Johnny: For the most part. Most of them were done. We had other ideas that we worked on while we were there.
AL: Did you tour a lot by that point?
Johnny: Not really. We had played some shows.
AL: How do you know when a song is finished?
Johnny: The way we know a song is going to be good is that we can remember it the next day. If we can't remember how to play it the next day we know it's not good enough to be a Hiss song.
AL: What bands have you played with? I guess that you have played more in the UK than here. What was that like?
Johnny: We have toured with The Sights a little bit. That was okay. We toured with BRMC. We toured with Jet for a little while. That was amazing. They are our best friends. They are super great guys. We had the most fun we ever had in a long time with those guys. We did a few tours on our own with local London bands. There was a band called Razorlight. There was another called Eastern Lane. It was fun. It is always fun touring England.
AL: What do you think of the audience reaction in England compared to America?
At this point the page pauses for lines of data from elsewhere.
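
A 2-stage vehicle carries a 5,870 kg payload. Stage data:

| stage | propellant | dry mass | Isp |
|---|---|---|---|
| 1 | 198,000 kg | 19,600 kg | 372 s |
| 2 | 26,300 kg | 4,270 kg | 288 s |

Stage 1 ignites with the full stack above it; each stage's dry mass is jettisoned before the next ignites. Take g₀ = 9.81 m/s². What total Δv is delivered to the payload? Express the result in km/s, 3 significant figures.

Ignition mass of stage 1 = 198,000+19,600 + 26,300+4,270 + 5,870 = 254,040 kg.
Stage 1: m₀ = 254,040 kg, m_f = 254,040 − 198,000 = 56,040 kg; Δv = 372×9.81×ln(4.533) = 3649.3×1.5114 ≈ 5516 m/s.
Stage 2: m₀ = 36,440 kg, m_f = 36,440 − 26,300 = 10,140 kg; Δv = 288×9.81×ln(3.594) = 2825.3×1.2792 ≈ 3614 m/s.
Total Δv = 5516 + 3614 = 9130 m/s.

Δv ≈ 9.13 km/s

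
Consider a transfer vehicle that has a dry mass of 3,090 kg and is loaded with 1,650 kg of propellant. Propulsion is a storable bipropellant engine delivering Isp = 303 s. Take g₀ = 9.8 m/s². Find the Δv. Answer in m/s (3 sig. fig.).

Δv ≈ 1270 m/s

v_e = Isp · g₀ = 303 × 9.8 = 2969.4 m/s.
m₀ = m_dry + m_prop = 3,090 + 1,650 = 4,740 kg.
Δv = v_e · ln(m₀/m_f) = 2969.4 × ln(1.534) = 2969.4 × 0.4279 ≈ 1270.5 m/s.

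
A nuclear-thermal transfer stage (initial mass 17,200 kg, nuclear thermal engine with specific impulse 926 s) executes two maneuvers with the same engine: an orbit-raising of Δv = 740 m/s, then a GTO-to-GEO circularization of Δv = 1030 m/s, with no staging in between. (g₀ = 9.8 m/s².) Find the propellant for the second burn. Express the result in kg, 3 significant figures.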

Johnny: I hate to go against the hometown team, but England is a lot better for music than the States are. It's not that they have a better ear. They just care a little more. People are not afraid to go out to a show and admit that they like something. When there is a show in England, English people will read the paper about what is going on that week, and if they read something that they like, they will go out to the show irregardless of whether their friends are going, or whether they are not going to seem cool. They don't care. They just like good music. Here in America, they could read something that grabs their attention, but if none of their friends are going, or they show up and there are ten people there, they will leave. They don't give new music a chance.
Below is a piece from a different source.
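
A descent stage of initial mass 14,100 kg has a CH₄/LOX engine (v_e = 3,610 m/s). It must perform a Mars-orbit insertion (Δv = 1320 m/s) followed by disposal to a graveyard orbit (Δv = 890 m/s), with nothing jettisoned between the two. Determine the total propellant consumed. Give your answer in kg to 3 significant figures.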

AL: What bands inspire you?
Johnny: I don't know why I started playing music. I didn't start listening to music till I was in Middle School. The first album I got was Megadeath. I used to listen to that stuff.
AL: Do you like to read books or watch films?
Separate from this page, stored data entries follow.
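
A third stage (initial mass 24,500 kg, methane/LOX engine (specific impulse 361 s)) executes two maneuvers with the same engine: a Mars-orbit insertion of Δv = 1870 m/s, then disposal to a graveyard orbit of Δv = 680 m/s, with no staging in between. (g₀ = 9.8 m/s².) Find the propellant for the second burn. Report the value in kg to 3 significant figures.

v_e = Isp · g₀ = 361 × 9.8 = 3537.8 m/s.
After the first burn: m = 24500 × exp(−1870/3537.8) = 24500 × 0.58944 = 14,441.3 kg.
After the second burn: m = 14,441.3 × exp(−680/3537.8) = 14,441.3 × 0.82513 = 11,915.9 kg.
Second-burn propellant = 14,441.3 − 11,915.9 = 2,525.4 kg.

propellant for the second burn ≈ 2530 kg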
Johnny: Yeah, we all read. I read Band of Brothers the other day. We all like George P. Pelicanos. We love them. The last film I saw was The Pianist. That was good, but you don't want to be stuck on a plane with someone you don't know watching that.
AL: What other hobbies does the band have?
Johnny: I don't know if I can talk about it. We are all into weird stuff. I can't talk about it.
AL: The band has this whole dark side. It's mysterious. What is up with that?
Johnny: Anything I say will make us look bad. Ian is into gardening.
AL: A lot of models and girls show up to see The Hiss. Do you have comments about that?
Johnny: If you have really long hair like I do and you are shy, your hair goes directly in front of your face and you can't see anything. I rely on what Ian and Todd see because they are aware of what is going on. What they tell me may be lies. They told me that it was a bunch of old guys with canes out there.
AL: You are coming back on tour with Electric Six?
Johnny: Yeah. We are playing three weeks, which is a perfect amount of time. The record just came out here so we are trying to do whatever it takes.
AL: What is your set like?
Johnny: We are playing most of the album. Not everything. We have one new song that we play. We have an older song that didn't make it on the record.
AL: Any advice for young people who want to form a band?
Johnny: Don't learn how to play anyone else's songs. Don't ever learn a cover.
(Background noise in the room. Members of BJM, The Warlocks, and Starlite Desperation enter the room.)
AL: We have Anton Newcombe here talking really loud. I guess that means the interview is over. When did The Hiss start as a band?
Anton: I am not actually in The Hiss. I am a fan. I am a fan of really good music. That is why I am here. The show in San Diego last night was really great.
AL: You are following the whole tour then?
Anton: I have my own shit I have to do.
AL: You should be making your next record.
Anton: I am. My records are doing so well that I can come and see other bands and feel inspired. I can bring that back to the studio.
AL: You have this new single "We Are The Radio." Let's talk about that.
Anton: There is another song now. We have shit going off.
Jason: Everyone seems to know about that song.